It was a huge disappointment to those concerned with India’s energy security when the Modi government failed to implement a progressive gas pricing policy. But for the questionable interference of the Election Commission, an earlier policy of doubling gas prices approved by the UPA government would have come into force from April 1, 2014. The last regime had, after much deliberation, decided to implement the Rangarajan committee recommendation of doubling prices. It realised how lower prices had practically stopped needed investment in the sector.
The doubling of gas prices would result in additional revenues of Rs 33,000 crore a year for gas producers. Public sector giant ONGC would have been the biggest beneficiary; the power and fertiliser sectors, the biggest losers—their additional cost burden Rs 14,000 crore and Rs 8,000 crore respectively. Since both the sectors are highly subsidised, the government finally would have borne the cost.

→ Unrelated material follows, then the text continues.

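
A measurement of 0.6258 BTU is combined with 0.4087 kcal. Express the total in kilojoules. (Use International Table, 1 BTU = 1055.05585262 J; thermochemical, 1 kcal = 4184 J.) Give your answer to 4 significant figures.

2.370 kilojoules

0.6258 BTU = 0.660254 kJ and 0.4087 kcal = 1.71000 kJ.
0.660254 + 1.71000 ≈ 2.370 kJ.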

That is the reason why the finance, power and petrochemical ministries oppose the price hike.
The Rangarajan committee’s preferred strategy was to liberalise the gas market.
However, were the fundamental question of the need for such high subsidies and if they can be avoided or minimised addressed, the government would not need to bear the burden. First of all, a market-based gas price will optimise the production of fertilisers by moving fertiliser manufacturing to low-cost producing countries. A well-managed power sector too would not need to rely on subsidy. A status quo on gas prices would fail to send the right signal to these sectors to improve their performance.

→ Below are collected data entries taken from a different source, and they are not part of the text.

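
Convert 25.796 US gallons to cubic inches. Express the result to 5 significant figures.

5958.9 in³

1 US gal = 231.000 in³.
Thus 25.796 × 231.000 ≈ 5958.9 in³.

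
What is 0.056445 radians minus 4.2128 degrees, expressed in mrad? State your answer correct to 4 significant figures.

0.056445 rad = 56.4450 mrad and 4.2128 ° = 73.5272 mrad.
56.4450 − 73.5272 ≈ -17.08 mrad.

-17.08 mrad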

True, there are some problems with the Rangarajan committee recommendation of basing prices on the Henry Hub in the US, the National Balancing Point in the UK and lng price in Japan, markets that are irrelevant to the Indian market. Actually the committee’s preferred pricing strategy was to liberalise the gas market. This aspect, however, has received very little media attention. What did was the limited point about the gas price increase.
Instead, the petroleum ministry has suggested a dual-pricing strategy, where the higher prices will apply only to incremental production. Ironically, this policy may end up favouring Reliance more than PSU oil companies. India could learn from the US experience. Faced with a similar problem in the ’70s when there was a huge gas shortage due to price control, it allowed higher prices only to new production rather than go for full price decontrol, which would have meant a windfall for oil companies. This resulted in a huge mess, with over a 100 classifications of gas, making gas pricing administration a nightmare. Finally, the US was forced to decontrol.
The Modi government would, hopefully, be wiser and bolder. It should drop the proposed dual pricing and implement the more successful policy of liberalising the gas market. Today, India is forced to import lng, paying above $13 to $15 per unit. Liberalising the gas market will contribute to energy security by increasing gas production and reducing lng imports.